David Cosandey ne fait pas pour autant table rase des explications traditionnelles. Il concède que les dimensions culturelles ou religieuses ont pu jouer un rôle important dans le développement des sciences et de la technologie, mais selon lui, elles n’ont eu d’effet qu’à une échelle réduite, au niveau de l’individu, et seulement sur des périodes courtes, ce qui le conduit à rejeter l’idée qu’elles aient pu guider les grands courants de l’histoire. D’où sa proposition d’une théorie plus générale du progrès scientifique. Celle-ci comporte deux « étages ». L’étage supérieur, de facture assez classique, décrit les conditions politiques et économiques du progrès scientifique. Cette partie de la théorie se veut déterministe au sens où, chaque fois que les bonnes conditions politiques et économiques sont réunies, il doit y avoir un progrès dans les sciences et les techniques, et seulement dans ce cas. L’étage inférieur, qui est plus original, décrit quant à lui les causalités sous-jacentes, plus profondes, qui sont d’ordre purement géographique. Ce niveau se veut probabiliste au sens où, étant données de bonnes conditions géographiques, une civilisation a plus de chances, à long terme, mais sans certitude, de voir émerger une situation politique et économique favorable à l’avancement des sciences et des techniques.
La thalassographie articulée
Évoquons d’abord l’étage supérieur de la théorie, celui des conditions politiques et économiques. Selon David Cosandey, deux seulement sont nécessaires et suffisantes pour qu’il y ait progrès scientifique dans une civilisation donnée : l’essor économique et la division politique stable. En d’autres termes, il faut que la civilisation jouisse d’une croissance économique satisfaisante et soit subdivisée en plusieurs États durables, bref qu’elle dispose de ce que Cosandey appelle un « système d’Etats stable et prospère ». Selon lui (et beaucoup d’autres), un tel système ne peut qu’exercer une influence bienfaisante sur le progrès des sciences et des techniques grâce à plusieurs effets : la prospérité économique engendre un surplus qui permet d’entretenir des activités coûteuses et non immédiatement vitales, comme la recherche ; les marchands et les banquiers ayant une mentalité proto-scientifique, axée sur l’exactitude, le chiffre, la mesure, le calcul, leur montée en force dans une société donnée ne peut que bénéficier à la science ; les hommes d’affaires mettent en place des infrastructures de communication et manifestent une audace exploratrice qui favorisent les échanges d’idées et les découvertes. Quant à la division politique stable, elle favorise elle aussi la science, notamment parce que les différents États membres du système mènent des luttes de prestige dans lesquelles les savants deviennent des atouts. De plus, chaque gouvernement s’efforce de moderniser ses manufactures, ses infrastructures, sa marine, ce qui crée un environnement stimulant pour les ingénieurs et les techniciens.
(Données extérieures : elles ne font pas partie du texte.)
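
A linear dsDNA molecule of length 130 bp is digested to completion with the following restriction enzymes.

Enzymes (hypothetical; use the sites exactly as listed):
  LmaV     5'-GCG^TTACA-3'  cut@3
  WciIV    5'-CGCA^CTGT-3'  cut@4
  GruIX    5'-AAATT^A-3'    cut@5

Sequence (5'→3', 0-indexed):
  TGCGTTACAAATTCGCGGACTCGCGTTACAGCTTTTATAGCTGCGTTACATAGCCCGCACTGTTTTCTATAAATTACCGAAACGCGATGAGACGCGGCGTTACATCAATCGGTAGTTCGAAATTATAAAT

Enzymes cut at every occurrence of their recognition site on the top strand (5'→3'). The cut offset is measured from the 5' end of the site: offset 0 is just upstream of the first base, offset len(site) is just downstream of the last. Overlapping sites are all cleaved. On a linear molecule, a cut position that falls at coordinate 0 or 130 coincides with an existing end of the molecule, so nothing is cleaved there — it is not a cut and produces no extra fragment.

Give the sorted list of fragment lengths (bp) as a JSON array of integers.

[4,6,14,16,20,21,24,25]

Per-enzyme occurrences:
  LmaV GCGTTACA/3: at [1, 22, 42, 96] ⇒ [4, 25, 45, 99]
  WciIV CGCACTGT/4: at [55] ⇒ [59]
  GruIX AAATTA/5: at [70, 119] ⇒ [75, 124]

Pooled cuts: [4, 25, 45, 59, 75, 99, 124]

Fragment lengths:
  [0,4): 4 bp
  [4,25): 21 bp
  [25,45): 20 bp
  [45,59): 14 bp
  [59,75): 16 bp
  [75,99): 24 bp
  [99,124): 25 bp
  [124,130): 6 bp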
Quant au premier étage de la théorie, il tente d’identifier la forme des territoires qui facilite le plus, dans la longue durée, la combinaison de liberté et de sécurité nécessaire à l’innovation intellectuelle. David Cosandey introduit le concept judicieux de « thalassographie articulée », terme par lequel il désigne la morphologie territoriale qui, à ses yeux, rend possibles la formation et l’existence durable d’un « système d’États stable et prospère » : un ensemble de terres tout à la fois séparées et reliées par la mer, qui joue en l’occurrence un double rôle, celui d’obstacle et celui de lien. D’une part, elle individualise et pérennise des entités politiques rivales relativement protégées. D’autre part, en liaison avec les cours d’eau navigables, elle fait de ces entités politiques des partenaires aussi bien que des concurrentes, en permettant entre elles des échanges massifs ainsi que la circulation des personnes.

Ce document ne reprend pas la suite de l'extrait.